I took a lot of photos along the beach in To Wo Sha last month. It was quite a fruitful photo trip with a friend. It was the first time I properly go out and shoot with my fish eye zoom (Canon EF8-15 f4L).
With the ultra wide angle and the intended distortions, composition becomes different from the norm when using a wide or a standard lens. More things will be captured and you need to be very careful to avoid or include things you want. Peripheral vision becomes necessary. It will come with a lot of practice, so shoot more.
For this blog I want to share some tips of taking care of your gear, rather than photo skills. Especially after a long day hot day at the beach, your lens and camera will be covered in salty moist air, and maybe some small sand blowing onto your precious class. If you did some lens changes there may also be some which went into the camera body. So you must remember to use your dust blower to clean your lens, the body with a dry cloth, and the sensor/mirror to make sure everything is kept properly, otherwise the salt and moisture will corrode your gear which can be rather costly. The gear should also be placed into a moisture controlled container. There are a lot of choices in the market, for simple seal plastic box with some dehydration packs, to electric ones which cost around HKD1000 (depending on volume). These will keep your camera dry and in top form, and is a must for anyone serious about photography. Go get one!

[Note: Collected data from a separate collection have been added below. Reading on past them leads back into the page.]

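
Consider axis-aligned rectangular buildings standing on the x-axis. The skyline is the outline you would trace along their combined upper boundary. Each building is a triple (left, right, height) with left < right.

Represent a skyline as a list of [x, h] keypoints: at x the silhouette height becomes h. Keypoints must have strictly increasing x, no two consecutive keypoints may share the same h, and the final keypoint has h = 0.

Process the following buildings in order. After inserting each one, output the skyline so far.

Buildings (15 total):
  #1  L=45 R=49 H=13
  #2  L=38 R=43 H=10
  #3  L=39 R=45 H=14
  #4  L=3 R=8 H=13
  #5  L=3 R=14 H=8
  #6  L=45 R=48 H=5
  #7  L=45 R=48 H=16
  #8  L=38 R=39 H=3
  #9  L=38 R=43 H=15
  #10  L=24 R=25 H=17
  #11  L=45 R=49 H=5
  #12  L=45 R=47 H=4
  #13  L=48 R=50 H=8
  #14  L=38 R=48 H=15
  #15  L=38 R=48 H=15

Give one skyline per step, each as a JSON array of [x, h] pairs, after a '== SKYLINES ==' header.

== SKYLINES ==
[[45,13],[49,0]]
[[38,10],[43,0],[45,13],[49,0]]
[[38,10],[39,14],[45,13],[49,0]]
[[3,13],[8,0],[38,10],[39,14],[45,13],[49,0]]
[[3,13],[8,8],[14,0],[38,10],[39,14],[45,13],[49,0]]
[[3,13],[8,8],[14,0],[38,10],[39,14],[45,13],[49,0]]
[[3,13],[8,8],[14,0],[38,10],[39,14],[45,16],[48,13],[49,0]]
[[3,13],[8,8],[14,0],[38,10],[39,14],[45,16],[48,13],[49,0]]
[[3,13],[8,8],[14,0],[38,15],[43,14],[45,16],[48,13],[49,0]]
[[3,13],[8,8],[14,0],[24,17],[25,0],[38,15],[43,14],[45,16],[48,13],[49,0]]
[[3,13],[8,8],[14,0],[24,17],[25,0],[38,15],[43,14],[45,16],[48,13],[49,0]]
[[3,13],[8,8],[14,0],[24,17],[25,0],[38,15],[43,14],[45,16],[48,13],[49,0]]
[[3,13],[8,8],[14,0],[24,17],[25,0],[38,15],[43,14],[45,16],[48,13],[49,8],[50,0]]
[[3,13],[8,8],[14,0],[24,17],[25,0],[38,15],[45,16],[48,13],[49,8],[50,0]]
[[3,13],[8,8],[14,0],[24,17],[25,0],[38,15],[45,16],[48,13],[49,8],[50,0]]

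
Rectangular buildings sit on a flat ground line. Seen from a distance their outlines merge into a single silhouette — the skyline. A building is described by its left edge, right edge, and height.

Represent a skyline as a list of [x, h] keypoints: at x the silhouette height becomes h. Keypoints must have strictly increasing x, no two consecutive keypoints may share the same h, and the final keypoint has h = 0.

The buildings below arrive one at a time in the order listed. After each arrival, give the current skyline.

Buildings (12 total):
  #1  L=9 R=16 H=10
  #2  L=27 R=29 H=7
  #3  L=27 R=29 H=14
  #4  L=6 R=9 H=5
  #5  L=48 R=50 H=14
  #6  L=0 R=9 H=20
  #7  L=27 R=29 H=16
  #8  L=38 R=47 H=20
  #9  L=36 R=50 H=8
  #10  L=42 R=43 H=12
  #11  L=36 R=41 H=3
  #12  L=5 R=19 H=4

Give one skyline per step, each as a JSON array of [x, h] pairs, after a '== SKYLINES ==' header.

== SKYLINES ==
[[9,10],[16,0]]
[[9,10],[16,0],[27,7],[29,0]]
[[9,10],[16,0],[27,14],[29,0]]
[[6,5],[9,10],[16,0],[27,14],[29,0]]
[[6,5],[9,10],[16,0],[27,14],[29,0],[48,14],[50,0]]
[[0,20],[9,10],[16,0],[27,14],[29,0],[48,14],[50,0]]
[[0,20],[9,10],[16,0],[27,16],[29,0],[48,14],[50,0]]
[[0,20],[9,10],[16,0],[27,16],[29,0],[38,20],[47,0],[48,14],[50,0]]
[[0,20],[9,10],[16,0],[27,16],[29,0],[36,8],[38,20],[47,8],[48,14],[50,0]]
[[0,20],[9,10],[16,0],[27,16],[29,0],[36,8],[38,20],[47,8],[48,14],[50,0]]
[[0,20],[9,10],[16,0],[27,16],[29,0],[36,8],[38,20],[47,8],[48,14],[50,0]]
[[0,20],[9,10],[16,4],[19,0],[27,16],[29,0],[36,8],[38,20],[47,8],[48,14],[50,0]]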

Back in February, I found my dad’s Nikon F3 camera and started playing with it. After a months time, I have finally finished a full roll of 36 frames, and collected the developed negatives today! For the past few years I was able to see the shots I have taken immediately on the camera’s LCD screen, and they can also be examined closely back at home on my computer at day end. It is truly a special feeling when you have the anticipation of not knowing how well the photos will come out, and have to wait for a few days for development before getting the negatives back; the sensation of holding negatives in hand is just like bringing myself back in time, maybe 15 years back where all cameras just use film.
The above photo was taken by the Nikon F3 with a 50mm f1.2 lens, using Lomography’s ISO400 B&W lady grey film. It has then been scanned directly from negative to digital. The scanned quality is not perfect, and the resolution is rather low, but somehow it feels different from DSLR outputs. Maybe its the low quality which gives it the “retro” feel, or maybe its just my own experience which makes it look different (or just a photo taken by a low quality digital camera with basic sensor!?)
My point is even though I have been shooting with DSLRs for quite sometime now, I am always able to learn new skills and tricks when going back to SLR working with film: the manual focusing lens, the confidence of shooting a few frames in your mind without the “luxury” of checking the result immediately etc. I highly encourage DSLR shooters to find a film camera to experience how photographers shoot back in the 80s. The feeling of waiting for the photos to be developed (unless you have your own darkroom) is certainly very interesting. You may not like it, buy there is no harm in trying!